Una vez, cuando salíamos del hospital, me tomó de la mano y me dijo con voz suave:

No lo fue.

El hijo mayor apretó los dientes.

“Manipulaste a una anciana enferma.”

Me hervía la sangre, pero antes de que pudiera responder, el vecino de enfrente habló desde la puerta con voz firme:

“Lo único que hizo aquel joven fue cuidarla cuando ninguno de ustedes se molestó en venir a verla.”

Un pesado silencio llenó la habitación.

Los hijos de Doña Carmen comprendieron que allí no tenían mucho que hacer.

Se marcharon con la misma prisa con la que habían llegado.

Ni siquiera le preguntaron cómo habían sido sus últimos días.

Después del funeral, regresé sola a casa.

Me senté a la mesa donde tantas veces había servido a Doña Carmen.

Volví a abrir la carta.

Y lloré hasta que me dolió la cabeza.

Con ese dinero pagué mis deudas universitarias.

Arreglé el tejado de la casa.

Pinté las paredes.

Se sustituyó la instalación de gas, que era peligrosa.

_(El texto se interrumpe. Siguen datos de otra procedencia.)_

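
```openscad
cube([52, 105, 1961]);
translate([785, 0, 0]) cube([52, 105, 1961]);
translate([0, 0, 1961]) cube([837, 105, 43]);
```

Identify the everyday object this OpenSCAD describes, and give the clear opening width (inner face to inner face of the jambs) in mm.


A door frame. The clear opening width is 733 mm.

Two 1961 mm tall posts with a header on top — a door frame. The left jamb is 52 mm wide at x = 0; the right jamb starts at x = 785. The clear opening is 785 − 52 = 733 mm.


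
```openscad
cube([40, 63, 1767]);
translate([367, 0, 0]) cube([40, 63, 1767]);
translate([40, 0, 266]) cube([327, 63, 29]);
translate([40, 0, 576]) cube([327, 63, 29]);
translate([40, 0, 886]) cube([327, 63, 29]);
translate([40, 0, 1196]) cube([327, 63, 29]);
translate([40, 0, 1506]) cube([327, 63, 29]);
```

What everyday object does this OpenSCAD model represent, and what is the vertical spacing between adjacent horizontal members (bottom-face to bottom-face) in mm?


A ladder. The rung spacing is 310 mm.

Two tall 40×63 posts with 5 short bars between them — a ladder. Adjacent rungs sit at z = 266 and z = 576, so the spacing is 576 − 266 = 310 mm.


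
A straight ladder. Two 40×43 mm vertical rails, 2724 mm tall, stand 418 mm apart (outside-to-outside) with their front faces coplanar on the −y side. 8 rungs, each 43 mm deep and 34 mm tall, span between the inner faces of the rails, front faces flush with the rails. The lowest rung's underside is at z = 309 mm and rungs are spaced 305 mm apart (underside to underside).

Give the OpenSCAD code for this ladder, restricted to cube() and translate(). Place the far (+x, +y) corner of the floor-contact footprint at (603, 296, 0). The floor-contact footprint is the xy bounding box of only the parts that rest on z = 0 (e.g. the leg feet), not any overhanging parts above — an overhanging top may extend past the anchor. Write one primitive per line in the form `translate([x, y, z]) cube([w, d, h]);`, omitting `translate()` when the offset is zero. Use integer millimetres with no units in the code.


translate([185, 253, 0]) cube([40, 43, 2724]);
translate([563, 253, 0]) cube([40, 43, 2724]);
translate([225, 253, 309]) cube([338, 43, 34]);
translate([225, 253, 614]) cube([338, 43, 34]);
translate([225, 253, 919]) cube([338, 43, 34]);
translate([225, 253, 1224]) cube([338, 43, 34]);
translate([225, 253, 1529]) cube([338, 43, 34]);
translate([225, 253, 1834]) cube([338, 43, 34]);
translate([225, 253, 2139]) cube([338, 43, 34]);
translate([225, 253, 2444]) cube([338, 43, 34]);


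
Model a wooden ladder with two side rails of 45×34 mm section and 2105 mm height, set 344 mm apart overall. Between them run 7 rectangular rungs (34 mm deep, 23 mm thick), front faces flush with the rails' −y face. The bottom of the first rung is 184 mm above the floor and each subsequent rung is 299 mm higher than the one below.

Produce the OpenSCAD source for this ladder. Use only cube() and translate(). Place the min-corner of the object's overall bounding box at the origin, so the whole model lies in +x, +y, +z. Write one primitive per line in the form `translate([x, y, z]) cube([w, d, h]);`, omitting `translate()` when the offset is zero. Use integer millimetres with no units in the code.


cube([45, 34, 2105]);
translate([299, 0, 0]) cube([45, 34, 2105]);
translate([45, 0, 184]) cube([254, 34, 23]);
translate([45, 0, 483]) cube([254, 34, 23]);
translate([45, 0, 782]) cube([254, 34, 23]);
translate([45, 0, 1081]) cube([254, 34, 23]);
translate([45, 0, 1380]) cube([254, 34, 23]);
translate([45, 0, 1679]) cube([254, 34, 23]);
translate([45, 0, 1978]) cube([254, 34, 23]);


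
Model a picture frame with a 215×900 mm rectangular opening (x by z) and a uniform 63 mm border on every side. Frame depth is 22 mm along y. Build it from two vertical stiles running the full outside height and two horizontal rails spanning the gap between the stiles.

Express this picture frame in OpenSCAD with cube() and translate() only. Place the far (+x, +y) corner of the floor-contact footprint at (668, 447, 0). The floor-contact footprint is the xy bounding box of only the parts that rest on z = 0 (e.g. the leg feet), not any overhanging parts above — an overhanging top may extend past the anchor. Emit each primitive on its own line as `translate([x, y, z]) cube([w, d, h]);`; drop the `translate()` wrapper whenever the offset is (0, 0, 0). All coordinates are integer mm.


translate([327, 425, 0]) cube([63, 22, 1026]);
translate([605, 425, 0]) cube([63, 22, 1026]);
translate([390, 425, 0]) cube([215, 22, 63]);
translate([390, 425, 963]) cube([215, 22, 63]);


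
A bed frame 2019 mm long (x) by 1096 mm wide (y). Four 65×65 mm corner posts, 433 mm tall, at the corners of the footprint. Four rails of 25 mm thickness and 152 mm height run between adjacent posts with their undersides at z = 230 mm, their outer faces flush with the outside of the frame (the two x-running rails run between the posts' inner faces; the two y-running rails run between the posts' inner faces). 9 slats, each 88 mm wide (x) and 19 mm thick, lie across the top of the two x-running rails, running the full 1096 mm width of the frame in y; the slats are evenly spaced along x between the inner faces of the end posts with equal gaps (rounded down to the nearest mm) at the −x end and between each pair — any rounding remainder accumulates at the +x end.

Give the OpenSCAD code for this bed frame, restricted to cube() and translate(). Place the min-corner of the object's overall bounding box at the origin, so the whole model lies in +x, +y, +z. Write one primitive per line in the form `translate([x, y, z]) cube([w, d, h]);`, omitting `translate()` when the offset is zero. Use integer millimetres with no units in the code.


cube([65, 65, 433]);
translate([0, 1031, 0]) cube([65, 65, 433]);
translate([1954, 0, 0]) cube([65, 65, 433]);
translate([1954, 1031, 0]) cube([65, 65, 433]);
translate([65, 0, 230]) cube([1889, 25, 152]);
translate([65, 1071, 230]) cube([1889, 25, 152]);
translate([0, 65, 230]) cube([25, 966, 152]);
translate([1994, 65, 230]) cube([25, 966, 152]);
translate([174, 0, 382]) cube([88, 1096, 19]);
translate([371, 0, 382]) cube([88, 1096, 19]);
translate([568, 0, 382]) cube([88, 1096, 19]);
translate([765, 0, 382]) cube([88, 1096, 19]);
translate([962, 0, 382]) cube([88, 1096, 19]);
translate([1159, 0, 382]) cube([88, 1096, 19]);
translate([1356, 0, 382]) cube([88, 1096, 19]);
translate([1553, 0, 382]) cube([88, 1096, 19]);
translate([1750, 0, 382]) cube([88, 1096, 19]);


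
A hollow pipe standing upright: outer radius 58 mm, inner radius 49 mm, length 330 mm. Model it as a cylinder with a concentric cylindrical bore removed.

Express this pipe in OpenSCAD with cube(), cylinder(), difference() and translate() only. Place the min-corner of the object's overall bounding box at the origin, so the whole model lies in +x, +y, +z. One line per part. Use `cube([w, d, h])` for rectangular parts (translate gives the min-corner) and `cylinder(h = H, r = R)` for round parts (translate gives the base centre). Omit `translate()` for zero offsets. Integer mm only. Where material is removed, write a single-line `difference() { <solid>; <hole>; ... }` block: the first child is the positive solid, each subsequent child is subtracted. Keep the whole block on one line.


difference() { translate([58, 58, 0]) cylinder(h = 330, r = 58); translate([58, 58, 0]) cylinder(h = 330, r = 49); }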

Conservé la vieja radio, las fotografías descoloridas y la cama de madera, porque tirarlas me parecía como borrar algo sagrado.

Continué estudiando.

De forma más pacífica.

Con menos hambre.

Con menos miedo.

Dos años después, me gradué.
El día que recibí mi diploma, lo primero que hice fue volver al callejón con una bolsa llena de ingredientes.

Preparé caldo de pollo en la cocina de Doña Carmen.

Tal como ella lo había pedido.

Cuando el vapor llenó la casa, sentí una ausencia tan grande como una presencia.